Neste âmbito, a ULS de Coimbra candidatou-se ao Programa de Remoção de Amianto do Fundo de Reabilitação e Conservação Patrimonial, tendo os trabalhos de remoção e substituição de coberturas tido início em dezembro de 2024, após a Autorização de Trabalhos prevista no artigo 24.º do Decreto-Lei n.º 266/2007, de 24 de julho, ter sido dada pela ACT a 20 de Novembro de 2024.
Exigências da ACT
Em detalhe, a administração da ULS refere que a autorização dos trabalhos tem por base, entre outras, as seguintes premissas:
• O acesso à cobertura é restrito aos trabalhadores afetos à Entidade Executante, devendo estes estar devidamente equipados;
• Em todos os edifícios onde serão substituídas placas de fibrocimento existe uma laje de betão ou teto falso que separam e evitam o contacto direto do fibrocimento com o espaço interior ocupado por pessoas;
• Antes da remoção das placas de fibrocimento, são realizadas impermeabilizações das fixações para evitar propagação de fibras;
• Todos os materiais a retirar são devidamente embalados e selados ainda na cobertura e só depois é feita a sua movimentação para o solo e transporte para local credenciado para tratamento destes resíduos.

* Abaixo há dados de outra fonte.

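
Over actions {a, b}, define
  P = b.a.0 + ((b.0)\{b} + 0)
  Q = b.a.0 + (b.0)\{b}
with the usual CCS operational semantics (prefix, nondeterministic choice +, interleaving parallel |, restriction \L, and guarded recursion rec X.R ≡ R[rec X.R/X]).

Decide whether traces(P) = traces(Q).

LTS(P): 3 reachable states
  s0 = b.a.0 + ((b.0)\{b} + 0) ⊢ -b-> s1
  s1 = a.0 ⊢ -a-> s2
  s2 = 0 ⊢ stopped
LTS(Q): 3 reachable states
  t0 = b.a.0 + (b.0)\{b} ⊢ -b-> t1
  t1 = a.0 ⊢ -a-> t2
  t2 = 0 ⊢ stopped
Bisimilarity quotient blocks:
  B0 = {s0, t0}
  B1 = {s1, t1}
  B2 = {s2, t2}
s0 ∈ B0, t0 ∈ B0 → same block
Bisimilar ⇒ trace-equivalent.

traces(P) = traces(Q)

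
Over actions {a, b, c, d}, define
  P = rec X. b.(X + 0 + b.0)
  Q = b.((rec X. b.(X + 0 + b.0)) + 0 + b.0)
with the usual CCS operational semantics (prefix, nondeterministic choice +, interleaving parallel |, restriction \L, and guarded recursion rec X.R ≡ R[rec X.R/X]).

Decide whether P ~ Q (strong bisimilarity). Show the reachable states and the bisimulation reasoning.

bisimilar

Reachable graph of P (3 states):
  u0 = rec X. b.(X + 0 + b.0) has moves --b--▸ u1
  u1 = (rec X. b.(X + 0 + b.0)) + 0 + b.0 has moves --b--▸ u1, --b--▸ u2
  u2 = 0 has moves ∅
Reachable graph of Q (3 states):
  v0 = b.((rec X. b.(X + 0 + b.0)) + 0 + b.0) has moves --b--▸ v1
  v1 = (rec X. b.(X + 0 + b.0)) + 0 + b.0 has moves --b--▸ v1, --b--▸ v2
  v2 = 0 has moves ∅
Partition-refinement fixed point:
  B0 = {u0, v0}
  B1 = {u1, v1}
  B2 = {u2, v2}
u0 ∈ B0, v0 ∈ B0 → same block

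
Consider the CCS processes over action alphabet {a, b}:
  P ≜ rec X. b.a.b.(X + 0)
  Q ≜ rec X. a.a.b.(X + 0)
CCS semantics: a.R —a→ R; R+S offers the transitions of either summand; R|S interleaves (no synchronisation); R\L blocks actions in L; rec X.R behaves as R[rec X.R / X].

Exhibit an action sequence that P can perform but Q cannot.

b

LTS(P): 4 reachable states
  s0 = rec X. b.a.b.(X + 0) | ··b··> s1
  s1 = a.b.((rec X. b.a.b.(X + 0)) + 0) | ··a··> s2
  s2 = b.((rec X. b.a.b.(X + 0)) + 0) | ··b··> s3
  s3 = (rec X. b.a.b.(X + 0)) + 0 | ··b··> s1
LTS(Q): 4 reachable states
  t0 = rec X. a.a.b.(X + 0) | ··a··> t1
  t1 = a.b.((rec X. a.a.b.(X + 0)) + 0) | ··a··> t2
  t2 = b.((rec X. a.a.b.(X + 0)) + 0) | ··b··> t3
  t3 = (rec X. a.a.b.(X + 0)) + 0 | ··a··> t1
Trace ⟨b⟩ through P, begin at {s0}:
  step 1 (b): {s1}
  P completes σ.
Trace ⟨b⟩ through Q, begin at {t0}:
  step 1 (b): ∅ (Q stuck)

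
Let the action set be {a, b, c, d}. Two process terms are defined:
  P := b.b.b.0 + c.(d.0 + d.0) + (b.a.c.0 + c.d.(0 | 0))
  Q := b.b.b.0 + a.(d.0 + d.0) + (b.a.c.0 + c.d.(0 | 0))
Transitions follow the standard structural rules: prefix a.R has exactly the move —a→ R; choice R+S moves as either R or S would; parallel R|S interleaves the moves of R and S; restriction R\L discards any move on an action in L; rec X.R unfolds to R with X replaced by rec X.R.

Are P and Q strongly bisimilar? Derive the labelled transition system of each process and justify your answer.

P ≁ Q

P's transition system — 9 states:
  p0 = b.b.b.0 + c.(d.0 + d.0) + (b.a.c.0 + c.d.(0 | 0)) ⊢ --b--▸ p1, --b--▸ p2, --c--▸ p3, --c--▸ p4
  p1 = a.c.0 ⊢ --a--▸ p5
  p2 = b.b.0 ⊢ --b--▸ p6
  p3 = d.(0 | 0) ⊢ --d--▸ p7
  p4 = d.0 + d.0 ⊢ --d--▸ p8
  p5 = c.0 ⊢ --c--▸ p8
  p6 = b.0 ⊢ --b--▸ p8
  p7 = 0 | 0 ⊢ stopped
  p8 = 0 ⊢ stopped
Q's transition system — 9 states:
  q0 = b.b.b.0 + a.(d.0 + d.0) + (b.a.c.0 + c.d.(0 | 0)) ⊢ --a--▸ q1, --b--▸ q2, --b--▸ q3, --c--▸ q4
  q1 = d.0 + d.0 ⊢ --d--▸ q5
  q2 = a.c.0 ⊢ --a--▸ q6
  q3 = b.b.0 ⊢ --b--▸ q7
  q4 = d.(0 | 0) ⊢ --d--▸ q8
  q5 = 0 ⊢ stopped
  q6 = c.0 ⊢ --c--▸ q5
  q7 = b.0 ⊢ --b--▸ q5
  q8 = 0 | 0 ⊢ stopped
Partition-refinement fixed point:
  B0 = {p0}
  B1 = {p2, q3}
  B2 = {p6, q7}
  B3 = {p7, p8, q5, q8}
  B4 = {p1, q2}
  B5 = {p5, q6}
  B6 = {p3, p4, q1, q4}
  B7 = {q0}
p0 ∈ B0, q0 ∈ B7 → different blocks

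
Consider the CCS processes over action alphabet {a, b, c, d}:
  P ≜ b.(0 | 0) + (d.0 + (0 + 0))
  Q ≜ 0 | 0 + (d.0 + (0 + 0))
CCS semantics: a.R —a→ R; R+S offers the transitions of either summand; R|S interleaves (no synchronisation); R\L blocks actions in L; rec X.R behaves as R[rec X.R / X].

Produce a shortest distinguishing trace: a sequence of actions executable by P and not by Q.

P's transition system — 3 states:
  p0 = b.(0 | 0) + (d.0 + (0 + 0)) → =b=> p1, =d=> p2
  p1 = 0 | 0 → (no moves)
  p2 = 0 → (no moves)
Q's transition system — 2 states:
  q0 = 0 | 0 + (d.0 + (0 + 0)) → =d=> q1
  q1 = 0 → (no moves)
Run σ = ⟨b⟩ on P: start {p0}
  step 1 (b): {p1}
  P completes σ.
Run σ = ⟨b⟩ on Q: start {q0}
  step 1 (b): ∅ (Q stuck)

b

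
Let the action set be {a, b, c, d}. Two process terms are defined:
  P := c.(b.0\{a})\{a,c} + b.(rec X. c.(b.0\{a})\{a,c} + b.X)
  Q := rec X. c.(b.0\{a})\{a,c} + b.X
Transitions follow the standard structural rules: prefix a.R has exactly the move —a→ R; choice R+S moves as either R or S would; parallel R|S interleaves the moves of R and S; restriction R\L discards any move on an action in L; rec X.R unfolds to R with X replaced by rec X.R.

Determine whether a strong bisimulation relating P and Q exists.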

Para além disso, a nota acrescenta que “não há qualquer contacto entre os utilizadores do edifício (sejam eles funcionários ou utentes) e os materiais removidos, uma vez que o edifício está isolado das placas de fibrocimento devido à existência de uma laje em betão e os materiais só descem da cobertura após estarem devidamente embalados e isolados.

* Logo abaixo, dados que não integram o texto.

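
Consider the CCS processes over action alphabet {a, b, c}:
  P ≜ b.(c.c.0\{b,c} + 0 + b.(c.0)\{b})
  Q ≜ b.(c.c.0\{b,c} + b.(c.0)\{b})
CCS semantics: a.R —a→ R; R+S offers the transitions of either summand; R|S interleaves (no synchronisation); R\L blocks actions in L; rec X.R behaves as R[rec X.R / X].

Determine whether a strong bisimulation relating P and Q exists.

P ~ Q

Reachable graph of P (6 states):
  u0 = b.(c.c.0\{b,c} + 0 + b.(c.0)\{b}) has moves --b--▸ u1
  u1 = c.c.0\{b,c} + 0 + b.(c.0)\{b} has moves --b--▸ u2, --c--▸ u3
  u2 = (c.0)\{b} has moves --c--▸ u4
  u3 = c.0\{b,c} has moves --c--▸ u5
  u4 = 0\{b} has moves ∅
  u5 = 0\{b,c} has moves ∅
Reachable graph of Q (6 states):
  v0 = b.(c.c.0\{b,c} + b.(c.0)\{b}) has moves --b--▸ v1
  v1 = c.c.0\{b,c} + b.(c.0)\{b} has moves --b--▸ v2, --c--▸ v3
  v2 = (c.0)\{b} has moves --c--▸ v4
  v3 = c.0\{b,c} has moves --c--▸ v5
  v4 = 0\{b} has moves ∅
  v5 = 0\{b,c} has moves ∅
Partition-refinement fixed point:
  B0 = {u0, v0}
  B1 = {u1, v1}
  B2 = {u2, u3, v2, v3}
  B3 = {u4, u5, v4, v5}
u0 ∈ B0, v0 ∈ B0 → same block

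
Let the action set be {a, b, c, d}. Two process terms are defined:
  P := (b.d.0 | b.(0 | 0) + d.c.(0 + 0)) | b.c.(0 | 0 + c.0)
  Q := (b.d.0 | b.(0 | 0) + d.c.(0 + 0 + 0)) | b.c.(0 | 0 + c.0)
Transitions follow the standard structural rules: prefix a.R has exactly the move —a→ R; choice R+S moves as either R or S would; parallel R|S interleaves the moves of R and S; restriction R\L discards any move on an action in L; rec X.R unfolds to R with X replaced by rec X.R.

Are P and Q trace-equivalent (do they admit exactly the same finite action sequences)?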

Por fim, explicita que a entidade executante dos trabalhos, João Matos & Ribeiro 2 – Obras Públicas e Engenharia Lda, tem uma “vasta experiência em obras deste tipo, constando do seu portefólio a intervenção no IPO de Lisboa para remoção de coberturas com amianto, sendo que também no IPO de Lisboa toda a intervenção decorreu com o hospital em pleno funcionamento”.